Fritz Müller, cujo nome completo era Johann Friedrich Theodor Müller, nasceu em Windischholzhausen, aldeia próxima a Erfurt, capital da província da Turíngia, na Alemanha. Formou-se em Filosofia (área a que se dirigiam os interessados em História Natural, atual Biologia) pela Universidade de Berlim e em Medicina pela Universidade de Greifswald. Por motivos de ordem pessoal e política, imigrou ao Brasil em 1852, aos 30 anos de idade com a esposa e uma filha, instalando-se como um simples colono na colônia fundada por Hermann Blumenau havia apenas 2 anos. Lá manteve sua residência permanente.
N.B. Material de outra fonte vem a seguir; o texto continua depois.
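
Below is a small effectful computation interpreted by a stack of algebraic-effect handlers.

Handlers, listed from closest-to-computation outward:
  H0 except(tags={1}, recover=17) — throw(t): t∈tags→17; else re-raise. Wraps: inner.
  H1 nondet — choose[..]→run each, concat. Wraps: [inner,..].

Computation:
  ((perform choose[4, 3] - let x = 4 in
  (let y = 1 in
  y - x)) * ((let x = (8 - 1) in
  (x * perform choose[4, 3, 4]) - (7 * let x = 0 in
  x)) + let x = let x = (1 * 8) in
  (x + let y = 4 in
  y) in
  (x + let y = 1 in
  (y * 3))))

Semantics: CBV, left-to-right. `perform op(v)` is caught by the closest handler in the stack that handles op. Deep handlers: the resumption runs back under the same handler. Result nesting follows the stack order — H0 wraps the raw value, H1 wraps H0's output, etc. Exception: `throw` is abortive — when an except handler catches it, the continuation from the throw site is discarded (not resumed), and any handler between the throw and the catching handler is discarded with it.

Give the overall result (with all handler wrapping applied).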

Também viveu 11 anos (1856-1867) em Desterro — a atual Florianópolis —, na qualidade de professor de ciências e matemática do Liceu Provincial. Nos 45 anos vividos em nosso país, explorou as praias e excursionou longamente pelas vegetações e rios da região leste do estado de Santa Catarina, para estudar animais e plantas. Jamais saiu de Santa Catarina, nem para conhecer o Museu Nacional do Rio de Janeiro, que o contratou no cargo de naturalista-viajante durante 15 anos (1876-1891), tampouco para retornar a Alemanha, recusando convite para se tornar professor universitário em seu país natal. Faleceu em Blumenau aos 75 anos e lá seu corpo está sepultado.

Fritz Müller viveu os primórdios da Ciência moderna. Foi um naturalista, no sentido amplo da palavra, tendo se dedicado a inúmeros temas nos campos da zoologia e da botânica, principalmente sob aspectos biológicos, ecológicos, anatômicos e evolutivos. Distante do mundo europeu, onde se localizavam as grandes instituições de pesquisa científica e se desenrolavam os grandes debates da ciência no século XIX, isolado na nova terra que elegeu por pátria e laboratório natural, investigou temas da natureza brasileira e edificou notável obra científica, de interesse mundial. Correspondeu-se e ofereceu valiosas contribuições, na forma de detalhadas observações colhidas na natureza brasileira e minudenciadas em longas cartas dirigidas aos naturalistas da época, incluindo grandes nomes como Charles Darwin e Alexander Agassiz, entre vários outros. Seu único e excelente livro, Für Darwin (1864), projetou-o na ciência mundial, onde seu nome já era reverenciado, como o primeiro naturalista a testar no campo, em longa série de observações realizadas com crustáceos marinhos do litoral catarinense, a proposição de Darwin sobre a evolução das espécies, longamente explanada há apenas 5 anos (1859) no magnífico livro, On the origin of species by means of natural selection, or the preservation of favoured races in the struggle for life.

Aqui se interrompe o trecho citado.